Майская ночь подошла к концу.
Кто-то в спальне крикнул:
– Мальчики, купаться! Вставайте.
Откладываю перо. Встать или нет?{433}
Вставал он с трудом. Он был еще не стар, но сильно недомогал. В условиях постоянного стресса и истощения запущенные болезни давали о себе знать. По словам Игоря Неверли, у Корчака была ослаблена сердечная мышца и его мучила грыжа, которую врачи не хотели оперировать, боясь, что сердце не выдержит. У него были проблемы с мочевым пузырем, отекали ноги, он тяжело ходил, быстро уставал.
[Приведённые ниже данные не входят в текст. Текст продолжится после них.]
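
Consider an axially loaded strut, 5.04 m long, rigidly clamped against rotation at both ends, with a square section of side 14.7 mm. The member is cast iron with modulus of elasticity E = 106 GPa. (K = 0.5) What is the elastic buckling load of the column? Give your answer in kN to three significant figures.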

Случается, что, проснувшись утром, я думаю:
– Встать – значит сесть в кровати, дотянуться до кальсон, застегнуть, если не на все, то хоть на одну пуговицу. Достать рукой до рубашки. – Надевая носки, надо нагнуться. Подтяжки… <…>
Кашляю. Это тяжкий труд.
Доктор Мордехай Ленский, врач из гетто, вспоминал:
Однажды он пришел в рентгеновское отделение. Он исхудал, на щеках выступили красные пятна, глаза горели. Говорил шепотом. Дышал с трудом. Снимок показал жидкость в грудной клетке. Д-ра Корчака это не обеспокоило. Спросил, до какого места она доходит. Когда узнал, что жидкость еще не дошла до четвертого ребра, махнул рукой, будто хотел сказать, что состояние не такое уж плохое, что он пока не имеет права прервать работу и лечь в постель{434}.
Он был обязан следить за тем, чтобы жизнь на тонущем корабле шла по-прежнему.
День начался со взвешивания. Май принес сильный спад. Последние месяцы этого года не так уж плохи, и май еще не вселяет тревогу. Но нас ожидают в лучшем случае два голодных месяца. Это точно. А ограничения, введенные властями, и их дополнительные трактовки, скопление людей наверняка ухудшат ситуацию.